Pierre-Yves Maillard n’a plus beaucoup d’amis, à Berne. La droite l’y déteste depuis vingt ans, bien que le bruyant parlementaire soit devenu un brillant magistrat local. Douze ans passés à diriger la santé vaudoise n’ont pas effacé son image bernoise. Le fiasco de sa candidature au Conseil fédéral l’a cruellement souligné: la droite a gardé le souvenir d’un militant dogmatique, voire borné. Contrairement à ce qu’on a pu lire après son échec, il n’a pas perdu car Berne l’avait oublié. Il a perdu car Berne se souvenait parfaitement de lui.

Et donc, la popularité fédérale de PYM ne s’arrange pas. La primaire socialiste vaudoise lui a fait perdre des amis de son bord, cette fois. Après la droite, il épuise aussi la gauche. Dans les couloirs du Palais, des camarades vaudois se plaignent ouvertement de lui depuis des semaines. Ils n’en peuvent plus de ce leader autoritaire, voire borné (bis).
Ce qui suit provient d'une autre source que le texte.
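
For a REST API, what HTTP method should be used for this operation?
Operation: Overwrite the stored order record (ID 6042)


GET = read, POST = create, PUT = update/replace, DELETE = remove
This operation is an update/replace.
PUT


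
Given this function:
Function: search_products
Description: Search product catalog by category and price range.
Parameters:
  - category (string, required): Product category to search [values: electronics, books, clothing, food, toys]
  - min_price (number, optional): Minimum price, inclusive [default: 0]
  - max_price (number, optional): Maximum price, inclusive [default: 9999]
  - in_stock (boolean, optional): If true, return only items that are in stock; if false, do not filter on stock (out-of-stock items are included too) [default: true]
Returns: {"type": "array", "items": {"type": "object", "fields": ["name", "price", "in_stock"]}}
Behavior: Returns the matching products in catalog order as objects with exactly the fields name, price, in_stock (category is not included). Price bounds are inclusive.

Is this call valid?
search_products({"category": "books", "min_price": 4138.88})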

Comme me le résumait ce collègue socialiste, «si vous n’êtes pas d’accord avec PYM, c’est que vous n’avez pas compris le sujet». Certes, il a toujours été comme ça. Il y a vingt-cinq ans déjà, il me traitait de fasciste dans son bureau de l’Université de Lausanne. Mais ça ne s’arrange pas avec l’âge. Au contraire. En général, le plus on vieillit au pouvoir, le moins on supporte la contestation.

La contestation, c’est précisément ce qu’incarne la candidate socialiste au Conseil d’Etat vaudois. PYM ne voulait pas d’une forte tête dans son gouvernement. Il a donc tenté d’écarter la talentueuse parlementaire, professeure de droit, en dénonçant l’excès d’universitaires en politique. Il se fit l’avocat du peuple contre les élites. Sans donner de noms, il tenta d’écarter l’idée même qu’un parlementaire expérimenté puisse intégrer son équipe, et lui tenir tête. En vain. Il entonna pendant des semaines le refrain «moins d’élites, plus de peuple». Comme Trump, Blocher ou Köppel. Un club populiste antiparlementaire, anti-élites, et antimédias (qui disent n’importe quoi, car ils ne comprennent pas le sujet, eux non plus).

Après la droite, PYM s’est donc aliéné la gauche parlementaire. S’il rêve toujours de Conseil fédéral, il devra créer son propre parti. Et son propre journal. Mais il n’a pas tout perdu. Quelques élus le comprennent encore: Köppel, et ses amis. Il reste donc une solution pour la carrière fédérale de PYM. Une porte de sortie. Au fond du couloir à droite. Un peu trop à droite, peut-être. Mais une porte quand même.